Hill-Bagging

By Dugswell2

Start Of The Linn Of Dee.

At Linn of Dee the river passes through a 300 metre natural rock gorge. Between there and Braemar, Lui Water (formed by Luibeg and Derry Burns) and Quoich Water join the growing River Dee. Clunie Water and Callater Burn join together and flow into the Dee at Braemar.
The River Dee rises at approximately 4,000 feet in elevation on the plateau of Braeriach, the highest source of any major river in the British Isles. Water emerges in a number of pools and flows across the plateau to the cliff edge, then plunges into An Garbh Choire. The young Dee joins a tributary from the Pools of Dee in the Lairig Ghru and passes between Ben Macdui and Cairn Toul.

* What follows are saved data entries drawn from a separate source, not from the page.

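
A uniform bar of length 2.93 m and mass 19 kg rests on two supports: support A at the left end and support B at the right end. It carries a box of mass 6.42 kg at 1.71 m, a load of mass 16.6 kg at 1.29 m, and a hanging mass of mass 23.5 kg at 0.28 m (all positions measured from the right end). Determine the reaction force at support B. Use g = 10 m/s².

R_B ≈ 427 N

Sum moments about support A (its reaction then has zero moment arm).
Beam weight: 19 × 10 = 190 N down at 1.465 m → arm 1.465 m, τ = 190 × 1.465 = 278.4 N·m clockwise.
Box: 6.42 × 10 = 64.2 N down at 1.71 m → arm 1.22 m, τ = 64.2 × 1.22 = 78.32 N·m clockwise.
Load: 16.6 × 10 = 166 N down at 1.29 m → arm 1.64 m, τ = 166 × 1.64 = 272.2 N·m clockwise.
Hanging mass: 23.5 × 10 = 235 N down at 0.28 m → arm 2.65 m, τ = 235 × 2.65 = 622.8 N·m clockwise.
Net load moment about support A = 1252 N·m clockwise.
Reaction R at support B is upward at 0 m, arm 2.93 m → moment R × 2.93 counterclockwise.
For rotational equilibrium, R × 2.93 = 1252, so R = 427 N.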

It flows over falls in the Chest of Dee on its way to White Bridge, the confluence of the Geldie Burn.
In Scotland and northern England a Linn is a geographical water feature.
In Scotland it describes where a watercourse has cut through a shelf of hard rock creating a narrow (usually), steep-sided cut though which the watercourse runs.
A linn may also refer to a waterfall or a pool at the foot of a waterfall, with the derivation a confusion of Scots Gaelic linne (pool) and Old English hlynn (torrent).